Вышло так, что впервые об этом легендарном человеке я услышал из уст председателя Союза журналистов России Владимира Соловьева, который много лет, задолго до прихода в СЖР, водил с Задировым крепкую мужскую дружбу, чем откровенно гордится. Вот и в состоявшемся разговоре Соловьев не преминул подчеркнуть, что до сих пор чтит Петра Ивановича за участие в собственной судьбе. А еще за то, что во многом благодаря Задирову, будучи еще начинающим телерепортером, всем сердцем прикипит к экстремальной журналистике, примет участие (вместе с Задировым) в ряде уникальных экспедиций на крайние точки Земли, снимет несколько документальных фильмов об Арктике и Антарктике, главным из которых, пожалуй, станет его пронзительный киноочерк «Храм в Антарктиде» — о самом Задирове.

Именно Соловьев в ходе одной из регулярных наших встреч вспомнит о Задирове и о том, что случилось в тот роковой день, 15 марта 2020 года. Слово за слово, и у нас с председателем СЖР сложился длинный разговор о верности профессии и христианской чести, о вере и служении Отечеству. А еще — о дружбе, бескорыстии и о многом другом, о чем и хочется рассказать без купюр.

Из биографии Петра Задирова

Он входил в элитный отряд испытателей парашютов, созданный еще в 70-е годы. 15 человек на всю страну. 15 бесстрашных мужчин. И в этой же обойме — он. Простой паренек из села Новоникольское, затерявшегося в степях Оренбургской области и насчитывавшего всего несколько дворов да сотню-другую жителей.

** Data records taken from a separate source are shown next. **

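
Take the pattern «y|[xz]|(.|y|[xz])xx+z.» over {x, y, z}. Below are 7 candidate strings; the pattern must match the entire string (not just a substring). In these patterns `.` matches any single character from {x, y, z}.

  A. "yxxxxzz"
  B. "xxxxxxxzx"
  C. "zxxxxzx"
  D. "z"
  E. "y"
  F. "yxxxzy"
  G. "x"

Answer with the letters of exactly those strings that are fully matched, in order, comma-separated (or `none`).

A, B, C, D, E, F, G

A → match
B → match
C → match
D → match
E → match
F → match
G → match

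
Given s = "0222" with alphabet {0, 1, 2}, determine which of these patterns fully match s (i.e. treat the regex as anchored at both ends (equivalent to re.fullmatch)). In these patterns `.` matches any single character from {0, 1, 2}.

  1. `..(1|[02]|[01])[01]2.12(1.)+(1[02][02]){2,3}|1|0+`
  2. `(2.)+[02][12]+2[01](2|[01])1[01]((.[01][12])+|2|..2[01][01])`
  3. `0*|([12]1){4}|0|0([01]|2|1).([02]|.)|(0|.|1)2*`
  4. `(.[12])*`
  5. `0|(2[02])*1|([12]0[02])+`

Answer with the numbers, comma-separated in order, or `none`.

3, 4

1 → no match
2 → no match — must start with "2"
3 → match
4 → match
5 → no match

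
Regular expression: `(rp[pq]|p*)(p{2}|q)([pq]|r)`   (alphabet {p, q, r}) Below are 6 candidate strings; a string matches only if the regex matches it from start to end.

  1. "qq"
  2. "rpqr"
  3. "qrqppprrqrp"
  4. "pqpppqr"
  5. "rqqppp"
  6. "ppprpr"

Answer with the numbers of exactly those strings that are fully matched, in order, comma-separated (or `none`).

1 → match
2 → no match
3 → no match
4 → no match
5 → no match
6 → no match

1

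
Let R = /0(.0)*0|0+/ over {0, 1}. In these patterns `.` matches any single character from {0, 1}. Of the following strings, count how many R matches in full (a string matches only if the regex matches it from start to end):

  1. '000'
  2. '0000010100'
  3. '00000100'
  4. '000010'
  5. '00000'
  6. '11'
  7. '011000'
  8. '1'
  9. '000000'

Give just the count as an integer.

5

1. '000' → match
2. '0000010100' → match
3. '00000100' → match
4. '000010' → no match
5. '00000' → match
6. '11' → no match — must start with '0'
7. '011000' → no match
8. '1' → no match — must start with '0'
9. '000000' → match
Total matched: 5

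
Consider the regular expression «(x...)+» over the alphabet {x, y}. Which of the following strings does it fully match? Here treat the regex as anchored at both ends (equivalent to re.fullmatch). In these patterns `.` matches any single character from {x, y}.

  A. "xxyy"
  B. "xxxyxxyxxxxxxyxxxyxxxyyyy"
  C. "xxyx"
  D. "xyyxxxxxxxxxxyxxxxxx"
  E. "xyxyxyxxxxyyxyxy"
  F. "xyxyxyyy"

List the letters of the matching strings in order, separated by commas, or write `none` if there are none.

A → match
B → no match
C → match
D → match
E → match
F → match

A, C, D, E, F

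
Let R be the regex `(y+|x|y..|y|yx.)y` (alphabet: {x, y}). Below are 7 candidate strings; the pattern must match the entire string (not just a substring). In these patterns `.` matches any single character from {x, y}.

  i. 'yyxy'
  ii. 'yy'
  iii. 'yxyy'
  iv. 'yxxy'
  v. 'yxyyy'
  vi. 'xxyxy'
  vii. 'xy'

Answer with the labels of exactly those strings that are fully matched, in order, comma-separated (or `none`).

i. 'yyxy' → match
ii. 'yy' → match
iii. 'yxyy' → match
iv. 'yxxy' → match
v. 'yxyyy' → no match
vi. 'xxyxy' → no match
vii. 'xy' → match

i, ii, iii, iv, vii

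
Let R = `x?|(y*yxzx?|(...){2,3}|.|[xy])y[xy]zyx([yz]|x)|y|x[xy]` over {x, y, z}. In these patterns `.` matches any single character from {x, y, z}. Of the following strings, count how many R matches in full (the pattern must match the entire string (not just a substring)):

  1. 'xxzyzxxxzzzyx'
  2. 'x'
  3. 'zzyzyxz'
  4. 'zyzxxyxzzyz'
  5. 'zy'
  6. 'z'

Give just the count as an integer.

1

1 → no match
2 → match
3 → no match
4 → no match
5 → no match
6 → no match
Total matched: 1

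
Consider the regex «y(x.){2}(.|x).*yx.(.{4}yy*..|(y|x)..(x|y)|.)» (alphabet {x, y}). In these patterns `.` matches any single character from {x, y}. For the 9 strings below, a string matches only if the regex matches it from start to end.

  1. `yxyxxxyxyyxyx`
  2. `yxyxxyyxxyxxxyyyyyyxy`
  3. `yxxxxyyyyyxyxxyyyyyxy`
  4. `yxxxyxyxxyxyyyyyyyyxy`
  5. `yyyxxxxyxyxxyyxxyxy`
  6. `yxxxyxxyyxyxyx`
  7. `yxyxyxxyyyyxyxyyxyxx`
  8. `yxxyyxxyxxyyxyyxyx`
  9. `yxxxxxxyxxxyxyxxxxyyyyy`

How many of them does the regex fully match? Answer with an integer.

7

1 → match
2 → match
3 → match
4 → match
5 → no match — must start with `yx`
6 → match
7 → match
8 → no match
9 → match
Total matched: 7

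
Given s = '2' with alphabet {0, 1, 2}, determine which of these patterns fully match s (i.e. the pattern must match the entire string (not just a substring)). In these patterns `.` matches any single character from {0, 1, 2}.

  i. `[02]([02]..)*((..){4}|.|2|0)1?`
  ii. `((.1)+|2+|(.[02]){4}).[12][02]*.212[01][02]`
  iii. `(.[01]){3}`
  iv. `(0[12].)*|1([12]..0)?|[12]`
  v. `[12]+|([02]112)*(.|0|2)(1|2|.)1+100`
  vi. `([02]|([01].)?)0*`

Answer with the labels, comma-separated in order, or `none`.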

С малых лет мечтал летать. Как отец, военный летчик. Сбитый однажды во время войны, он попал в немецкий концлагерь, но сумел выжить и вернуться домой. Пусть и ненадолго — подвело подорванное в плену здоровье.

Трижды Петр пробовал поступить в летное училище и столько же раз не проходил строгую медкомиссию. И все это время мама Мария Алексеевна, не особо желавшая видеть сына летчиком, молилась, тем не менее, за него, и бог по-своему принял молитву матери — дал все же пацану путевку в небо, пусть и в совершенно ином качестве.

Из воспоминаний Петра Задирова:

— Как-то раз услышал передачу про Ижевский аэроклуб, про прыжки с парашютом. Отыскал его на карте. Поехал. Чтобы расправить крылья, устроился работать грузчиком. Но главное — начал прыгать. Потом, поступив в Московский гидромелиоративный институт, перебрался в Москву, где прыгал уже на полном серьезе — в Центральном аэроклубе, в составе нашей сборной. К моменту окончания института я уже был мастером спорта и лейтенантом запаса (благодаря военной кафедре вуза). Мои документы ушли в штаб ВДВ. По всем раскладам, я назначался в Псковскую дивизию ВДВ начальником парашютно-десантной службы, поэтому стал с нетерпением ждать призыва на контрактную службу. У меня ведь уже была семья, мы жили в общежитии в Москве, я кое-как перебивался с работой. Но что-то, видно, не срослось. Шел декабрь 1979-го, наши войска вошли в Афганистан, и человек, который занимался моими делами, отправился, как я понял, туда же, хотя мне сказали — уехал «на юг».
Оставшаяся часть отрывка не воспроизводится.